Home > Uncategorized > Death, or something like it

Death, or something like it


Today’s passing of Dick Clark sparked an interesting conversation on my Facebook page. Basically, I feel the passing of an 82-year-old stroke victim is not a tragic or sad event. I wouldn’t go so far as to say it is something we should celebrate; but why be morose?

Here we have man who was arguably one of the ten most influential people in the history of television reduced to a bumbling, stumbling shell of his former self. It would be one thing if this occurred behind closed doors, but it didn’t. The deterioration of Mr. Clark happened right before our eyes and was played out year after year on New Year’s Eve. Now THAT was a tragedy.

Moving on from Mr. Clark, I am very concerned about how our society deals with death in general. Why are we so obsessed with the anniversary of our loved one’s passing? Why don’t we instead focus on the good times we had and remember them when we remember them?

I’m not trying to be callous, and I have experienced the death of loved ones first hand. In fact I was one of my grandmother’s caretakers during her final months. Wilma Hutchins died in 2005: I don’t know the exact date, because I don’t remember those things. My grandmother was a remarkable woman. Robbed of most of her eyesight at too young an age, she continued to play golf, read, and paint until her body no longer allowed her to.
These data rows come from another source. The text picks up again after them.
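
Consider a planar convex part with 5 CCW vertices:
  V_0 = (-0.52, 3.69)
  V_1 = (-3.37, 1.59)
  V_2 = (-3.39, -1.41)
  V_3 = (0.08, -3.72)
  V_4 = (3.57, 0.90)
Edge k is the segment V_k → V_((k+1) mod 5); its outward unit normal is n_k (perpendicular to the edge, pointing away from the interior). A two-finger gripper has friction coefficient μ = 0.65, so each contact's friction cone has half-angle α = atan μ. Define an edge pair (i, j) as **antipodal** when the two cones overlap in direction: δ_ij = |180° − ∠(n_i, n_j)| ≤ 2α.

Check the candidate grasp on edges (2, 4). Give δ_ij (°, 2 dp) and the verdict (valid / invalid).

α = atan 0.65 = 33.02°;  2α = 66.05°
edge 2: e_2 = (+3.47, -2.31);  n_2 = (-0.5541, -0.8324)
edge 4: e_4 = (-4.09, +2.79);  n_4 = (+0.5635, +0.8261)
∠(n_2, n_4) = 179.35°
δ = |180° − 179.35°| = 0.65°
0.65° ≤ 2α = 66.05°  →  valid

δ = 0.65°, valid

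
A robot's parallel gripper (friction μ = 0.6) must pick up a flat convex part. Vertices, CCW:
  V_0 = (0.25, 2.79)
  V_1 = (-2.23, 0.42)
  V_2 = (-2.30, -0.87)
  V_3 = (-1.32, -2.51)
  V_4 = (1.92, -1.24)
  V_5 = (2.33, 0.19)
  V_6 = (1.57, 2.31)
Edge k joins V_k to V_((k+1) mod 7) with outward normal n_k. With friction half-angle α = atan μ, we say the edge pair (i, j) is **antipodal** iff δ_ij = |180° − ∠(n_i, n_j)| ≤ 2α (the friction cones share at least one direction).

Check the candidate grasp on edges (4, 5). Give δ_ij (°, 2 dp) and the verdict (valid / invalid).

δ = 144.28°, invalid

α = atan 0.6 = 30.96°;  2α = 61.93°
edge 4: e_4 = (+0.41, +1.43);  n_4 = (+0.9613, -0.2756)
edge 5: e_5 = (-0.76, +2.12);  n_5 = (+0.9413, +0.3375)
∠(n_4, n_5) = 35.72°
δ = |180° − 35.72°| = 144.28°
144.28° > 2α = 61.93°  →  invalid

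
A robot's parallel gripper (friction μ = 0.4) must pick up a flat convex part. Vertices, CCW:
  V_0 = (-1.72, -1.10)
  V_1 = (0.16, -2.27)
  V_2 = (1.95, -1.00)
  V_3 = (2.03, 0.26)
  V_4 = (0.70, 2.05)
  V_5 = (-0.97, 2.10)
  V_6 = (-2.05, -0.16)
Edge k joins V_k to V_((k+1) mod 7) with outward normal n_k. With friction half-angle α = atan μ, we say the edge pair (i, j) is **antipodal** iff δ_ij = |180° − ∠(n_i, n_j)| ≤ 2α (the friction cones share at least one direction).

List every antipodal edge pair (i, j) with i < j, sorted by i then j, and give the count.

count = 7; pairs: (0,3), (0,4), (1,4), (1,5), (2,5), (2,6), (3,6)

α = atan 0.4 = 21.80°;  2α = 43.60°
n_0 = (-0.5284, -0.8490)
n_1 = (+0.5786, -0.8156)
n_2 = (+0.9980, -0.0634)
n_3 = (+0.8027, +0.5964)
n_4 = (+0.0299, +0.9996)
n_5 = (-0.9023, +0.4312)
n_6 = (-0.9435, -0.3312)
  (0,1): δ = 112.75°  ·
  (0,2): δ = 61.74°  ·
  (0,3): δ = 21.49°  ✓
  (0,4): δ = 30.18°  ✓
  (0,5): δ = 96.35°  ·
  (0,6): δ = 141.24°  ·
  (1,2): δ = 128.99°  ·
  (1,3): δ = 88.74°  ·
  (1,4): δ = 37.07°  ✓
  (1,5): δ = 29.10°  ✓
  (1,6): δ = 73.99°  ·
  (2,3): δ = 139.75°  ·
  (2,4): δ = 88.08°  ·
  (2,5): δ = 21.91°  ✓
  (2,6): δ = 22.98°  ✓
  (3,4): δ = 128.33°  ·
  (3,5): δ = 62.15°  ·
  (3,6): δ = 17.27°  ✓
  (4,5): δ = 113.83°  ·
  (4,6): δ = 68.94°  ·
  (5,6): δ = 135.11°  ·
antipodal pairs: 7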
During her last year, my father and I took turns taking care of her. I remember coming over one day and seeing my grandmother sitting in her favorite recliner as she always did, but something seemed off. It didn’t take long for me to realize that she was sitting in a pile of her own feces. She didn’t know it was coming, and by the time her body started doing what it does it was too late for her to reach the bathroom. Why she didn’t get up after the fact I do not know. Perhaps she was ashamed? Too weak? Not lucid? For whatever reason she just sat there until my father or I showed up. I don’t know how long she was sitting like that, but it was at least 12 hours.

As you might expect I was horrified by what I saw and proceeded to help my grandmother out of her filthy clothes and into the shower, where I bathed her. Here she was a once vibrant, beautiful woman reduced to literally sitting in shit and having her 22-year-old grandson clean it off of her. I’m sorry, but that is no way to live. Fortunately for her and for us she passed away soon after.

Did I cry at her funeral? Absolutely! Do I miss her terribly? Of course. Do I wish for one second that she was still here “living” like that? Hell no.

Now, don’t get me wrong, there are tragic deaths: people who die in a horrific fashion, people who are still in good health, or those who die far too young. But there was nothing tragic about Dick Clark or my grandmother dying. In fact, their deaths were a blessing; for them and for us.

Categories: Uncategorized
  1. janice
    May 11, 2012 at 9:48 am | #1

    Once again Zack I am moved and impressed by your acurate insights and total honesty. I stopped watching the ball drop because it was too depressing for me to see the host of my favorite show as a teenager barely able to speak.
    Since my first husband died at 50 in the midst of a full happy life, I find it difficult to see the death of an 80 plus person tragic. Like your grandmother, I watched my dad die a horrible painful death of kidney disease. I try ti block out those last few years and remember him skiing at Gore or taking us for a spin in his motor boat on Saratoga Lake. Do I wish him back? Absolutely. But only if he could be healthy and able to enjoy life. Thanks for articulating a sentiment many people can relate too.